The War Illustrated
Sportsmen of Peace for the Grim Game of War
After an inspection in Hyde Park, London, by their colonel, Lord Maitland, the Sportsman’s Battalion marches out to entrain for their camp. Many noted sportsmen and athletes have joined its ranks.
A RESPONSIBLE German Paper recently complained that the British carried the spirit of sport everywhere, and looked at everything from a sporting point of view. She has found that our fighting men are sportsmen, and she will that our sportsmen are warriors – equal to, and better, than the disciples of culture.
The Sportsman’s Battalion of Lord Kitchener’s army owed its inception to the efforts of Mrs. Cunliffe-Owen, and there was a rush of recruiting that speedily filled up its ranks. Its camp is as Hornchurch, in Essex, where it is getting the necessary initiation in drill, discipline, and the practice of arms.
The battalion is attached to the Royal Fusiliers, and it consists of picked men and trained athletes, many of them at championship rank. Two of the companies consist solely of giants over six feet tall. They have already been nicknamed the “Hard-as-Nails,” and we may expect them to justify this sobriquet.
Officers of the Sportsman’s Battalion. On the left, Viscount Maitland; in the centre, Captain H. J. J. Inglis, adjutant; and on the right, Lieutenant Enderby, quartermaster.
With the men of the Sportsman’s Battalion in camp at Hornchurch. A professional cricketer, a professional singer, an angler, and a City merchant assist in gathering firewood. In the upper picture on the right a Cambridge University Blue carries a log in performing the same necessary task.
Unknown
Then and Now
MEMBERS OF THE SPORTSMAN’S BATTALION
The above cartoon, which is reproduced in “The men of Great St Mary's Cambridge in the Great War”, is a fictional reworking of the photograph in the War Illustrated newspaper of November 21st.
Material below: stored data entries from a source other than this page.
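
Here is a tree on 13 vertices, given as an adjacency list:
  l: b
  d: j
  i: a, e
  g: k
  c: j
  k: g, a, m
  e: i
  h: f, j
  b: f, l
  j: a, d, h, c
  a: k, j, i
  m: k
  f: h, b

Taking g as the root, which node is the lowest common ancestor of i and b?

i's ancestor chain is i, a, k, g and b's is b, f, h, j, a, k, g; they first meet at a.

a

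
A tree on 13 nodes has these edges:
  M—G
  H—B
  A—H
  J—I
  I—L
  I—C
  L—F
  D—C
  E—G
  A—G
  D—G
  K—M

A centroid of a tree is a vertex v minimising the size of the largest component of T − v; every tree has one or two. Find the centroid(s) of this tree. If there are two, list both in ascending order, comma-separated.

G

Removing G splits the tree into components of sizes 6, 3, 2, 1; the largest is 6 ≤ ⌊13/2⌋ = 6.
No neighbour of G does as well, so G is the unique centroid.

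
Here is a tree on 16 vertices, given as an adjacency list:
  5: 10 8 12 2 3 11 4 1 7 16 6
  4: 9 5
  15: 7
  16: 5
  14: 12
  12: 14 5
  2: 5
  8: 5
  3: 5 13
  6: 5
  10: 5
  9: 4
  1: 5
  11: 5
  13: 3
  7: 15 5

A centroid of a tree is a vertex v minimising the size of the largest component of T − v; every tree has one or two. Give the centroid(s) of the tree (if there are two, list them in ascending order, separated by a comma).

5

Removing 5 splits the tree into components of sizes 2, 2, 2, 2, 1, 1, 1, 1, 1, 1, 1; the largest is 2 ≤ ⌊16/2⌋ = 8.
No neighbour of 5 does as well, so 5 is the unique centroid.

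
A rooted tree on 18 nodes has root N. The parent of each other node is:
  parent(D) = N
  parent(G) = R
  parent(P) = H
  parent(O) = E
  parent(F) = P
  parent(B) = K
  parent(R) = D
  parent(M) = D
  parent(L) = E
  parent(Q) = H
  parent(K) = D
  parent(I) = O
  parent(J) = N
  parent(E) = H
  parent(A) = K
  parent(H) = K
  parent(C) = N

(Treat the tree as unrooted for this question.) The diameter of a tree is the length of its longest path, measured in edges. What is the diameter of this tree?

7

BFS from I reaches C last, at distance 7; BFS from C confirms no node is farther.
Path: I–O–E–H–K–D–N–C.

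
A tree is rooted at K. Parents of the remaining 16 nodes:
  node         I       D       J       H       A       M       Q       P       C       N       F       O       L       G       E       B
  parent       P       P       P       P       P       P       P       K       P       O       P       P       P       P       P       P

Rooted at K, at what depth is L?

2

Path from K to L: K → P → L, which has 2 edges.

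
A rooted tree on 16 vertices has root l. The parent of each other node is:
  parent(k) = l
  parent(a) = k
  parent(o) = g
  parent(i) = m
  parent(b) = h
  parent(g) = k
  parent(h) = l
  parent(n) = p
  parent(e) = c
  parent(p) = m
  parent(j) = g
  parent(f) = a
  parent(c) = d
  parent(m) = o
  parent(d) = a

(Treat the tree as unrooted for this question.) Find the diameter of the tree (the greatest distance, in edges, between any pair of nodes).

BFS from n reaches e last, at distance 9; BFS from e confirms no node is farther.
Path: n - p - m - o - g - k - a - d - c - e.

9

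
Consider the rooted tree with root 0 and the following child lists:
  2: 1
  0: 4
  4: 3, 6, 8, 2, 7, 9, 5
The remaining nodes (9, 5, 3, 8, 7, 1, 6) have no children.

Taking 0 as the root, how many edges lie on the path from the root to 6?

2

Climbing from 6 to the root: 6–4–0. That's 2 steps.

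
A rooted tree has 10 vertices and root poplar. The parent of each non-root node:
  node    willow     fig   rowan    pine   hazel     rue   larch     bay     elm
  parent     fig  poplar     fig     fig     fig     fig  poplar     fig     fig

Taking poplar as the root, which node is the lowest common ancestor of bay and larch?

Path bay→root: bay fig poplar; path larch→root: larch poplar.
First common node: poplar.

poplar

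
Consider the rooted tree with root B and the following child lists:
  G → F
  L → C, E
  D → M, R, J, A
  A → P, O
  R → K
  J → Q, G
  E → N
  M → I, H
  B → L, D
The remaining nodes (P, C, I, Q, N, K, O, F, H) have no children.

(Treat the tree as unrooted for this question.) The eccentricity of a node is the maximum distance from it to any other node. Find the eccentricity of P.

The node farthest from P is N, via P-A-D-B-L-E-N — 6 edges.

6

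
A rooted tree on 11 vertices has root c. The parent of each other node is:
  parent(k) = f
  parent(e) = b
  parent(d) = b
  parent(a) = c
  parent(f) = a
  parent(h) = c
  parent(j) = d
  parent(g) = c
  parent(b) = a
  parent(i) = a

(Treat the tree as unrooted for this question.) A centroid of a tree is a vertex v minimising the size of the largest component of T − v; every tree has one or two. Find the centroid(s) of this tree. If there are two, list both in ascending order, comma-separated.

Removing a splits the tree into components of sizes 4, 3, 2, 1; the largest is 4 ≤ ⌊11/2⌋ = 5.
Every other node leaves some component of size > 5, so the centroid is unique.

a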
In the cartoon, each of the recruits is shown in the typical garb of his civilian profession or calling. From left to right, they are: W.E. Bates, SPTS/919 (professional cricketer); unidentified, possibly A.B. Wharton, SPTS/6 (professional singer); C. Armstrong, (angler) SPTS/936; unidentified (City merchant).
Whitstable Times
WHAT WE HEAR
[…]
THAT Mr. Weekes, of the firm of Messrs. Strachan and Weekes, the engineer responsible for the Whitstable sewage scheme, has joined the Sportsman’s Battalion of the new Army and has been appointed a pioneer sergeant.